A few nights ago, I experienced a 'thunderclap' type headache where the only way to describe it is like a brick being dropped onto your head. It literally came out of the blue as I had just been out for tea! Painkillers and laying in a dark room couldn't budge it and I was getting increasingly concerned as I felt really drowsy and confused afterwards.
I called 111 for some advice and they asked that I made my way down to the nearest A&E department as soon as possible. I was checked out as soon as I arrived and then had to wait for blood results to come back. My bloods came back fine but didn't really explain what was triggering the pain so I had to go back for a CT the following day.
Luckily, the CT came back clear and there was nothing suspicious to worry about but they couldn't tell me what was causing the pain and I am now waiting to see my neurologist.
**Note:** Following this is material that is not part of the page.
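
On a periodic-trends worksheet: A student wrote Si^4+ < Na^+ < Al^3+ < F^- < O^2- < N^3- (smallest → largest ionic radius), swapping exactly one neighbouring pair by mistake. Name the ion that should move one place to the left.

Al^3+

Check each adjacent pair. Na^+ and Al^3+ are reversed: Al^3+ and Na^+ share 10 electrons; the higher nuclear charge on Al (Z=13) contracts it more, so Al^3+ < Na^+. No other neighbouring pair contradicts the periodic trends, so Al^3+ is the ion listed too late.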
I know there could be worse things to suffer from but I have been living with migraines and headaches for the majority of my life and whilst I have learnt to manage them the best I can, there is no way of telling if the condition will ever just 'go away'. I can have a migraine at the most random and inconvenient time which is the most frustrating thing. I hate having to take time off from work or cancel plans because I'm having a really bad episode, but it isn't just as simple as taking painkillers and hoping for the best.
The moral of the story - please get any unusual symptoms checked out and if this is something you have experienced but haven't had a diagnosis, be consistent! It took 7 years for me to get a diagnosis so if you know in yourself that something isn't quite right, speak to your G.P!